I’m in my thirties now – almost my fourties and I have watched life change a lot. In my teens the internet came about and so did mobile phones. The internet was pay per month and per minute for dial-up, while mobiles were chunky and only offered text and call time minutes. We moved from a small village like North Somercotes, to a town called Louth and eventually from Louth, we moved to the city of Lincoln (or at least a village near by). Since leaving home at 19, I’ve lived in a variety of towns and villages and even Lincoln city itself once, but I’m most at home in the countryside – with windy roads, poor signal phone signal and a good distance to travel to decent shops. That said, I’ve definitely been on holiday to places that felt even more remote and I often think we take for granted what we have on a day to day basis.
I was challenged by Flogas, to discuss what I would miss if I had to live in a really remote area – completely out in the sticks. As I child I would joke that North Somercotes was out in the sticks, and compared to many places I’m sure it would feel that way to many people. However it really wasn’t and probably if I went back now, it would just seem like any other quiet village. I’m sad to say though, that the first thing I would miss (or would have an issue if it was lacking) would be my mobile phone signal. I check social media sites and my browser, more times than I can possibly count in a day. When I got on holiday, especially abroad, and signal/internet/data is lacking, I’m always a bit lost without the use of my phone. After that and related to that, would be my internet. Our family often jokes that we could forgo running water and heating, even a roof over our heads, so long as we could connect to someone’s wifi.

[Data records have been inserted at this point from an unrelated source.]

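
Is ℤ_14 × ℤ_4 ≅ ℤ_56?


Comparing ℤ_14 × ℤ_4 and ℤ_56:
gcd(14,4) = 2 ≠ 1. Max element order in ℤ_14×ℤ_4 is lcm(14,4) = 28 < 56, so it has no element of order 56

No, ℤ_14 × ℤ_4 ≇ ℤ_56


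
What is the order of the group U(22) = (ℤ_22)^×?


U(n) is the group of units mod n; |U(n)| = φ(n)
|U(22)| = φ(22) = 10

|U(22) = (ℤ_22)^×| = 10


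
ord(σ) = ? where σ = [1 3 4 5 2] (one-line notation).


Cycle decomposition: (2 3 4 5)
Cycle lengths: 4
Order = lcm(4) = 4

ord(σ) = 4


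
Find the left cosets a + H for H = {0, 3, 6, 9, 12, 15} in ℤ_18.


H = {0, 3, 6, 9, 12, 15}, |H| = 6
Number of cosets = |G|/|H| = 18/6 = 3
0 + H = {0, 3, 6, 9, 12, 15}
1 + H = {1, 4, 7, 10, 13, 16}
2 + H = {2, 5, 8, 11, 14, 17}

Cosets: 0+H={0,3,6,9,12,15}; 1+H={1,4,7,10,13,16}; 2+H={2,5,8,11,14,17}


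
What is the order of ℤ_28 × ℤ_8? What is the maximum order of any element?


|ℤ_28 × ℤ_8| = 28 × 8 = 224
Max element order = lcm(28,8) = 56
Cyclic? No (gcd=4)

|ℤ_28×ℤ_8| = 224, max element order = 56


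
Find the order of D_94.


|D_n| = 2n (n rotations and n reflections)
|D_94| = 2×94 = 188

|D_94| = 188


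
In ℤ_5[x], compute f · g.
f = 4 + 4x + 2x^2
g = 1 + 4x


Expand and collect like terms; reduce coefficients mod 5:
x^0: 4·1 = 4 ≡ 4 (mod 5)
x^1: 4·4 + 4·1 = 20 ≡ 0 (mod 5)
x^2: 4·4 + 2·1 = 18 ≡ 3 (mod 5)
x^3: 2·4 = 8 ≡ 3 (mod 5)
Result: 4 + 3x^2 + 3x^3

f · g = 4 + 3x^2 + 3x^3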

My partner Chris is pretty handy but I have to admit we’d all probably be a bit lost if it came to changing a gas canister. I once lived in a house that had oil to run its heating and that needed a lorry to come and top it up every time it was low – I ran out twice in the time I lived there – once over a very cold Christmas and I can’t say I’d be in a hurry to repeat that. The girls and I also love our baths and if running water wasn’t available, that would be an issue for us too. Admittedly we don’t bathe every day, but there is four of us who would need to bath at least 2-3 times a week.
While I definitely don’t think I would be lost, living out in the sticks (as I said, I’ve lived quite rurally), my kids and even my partner (he’s from Luton) would probably struggle. Also I think I’ve got a little too used to luxuries that are now classed as necessities, to want to give all that up.
What would you miss the most if you were stuck out in the sticks?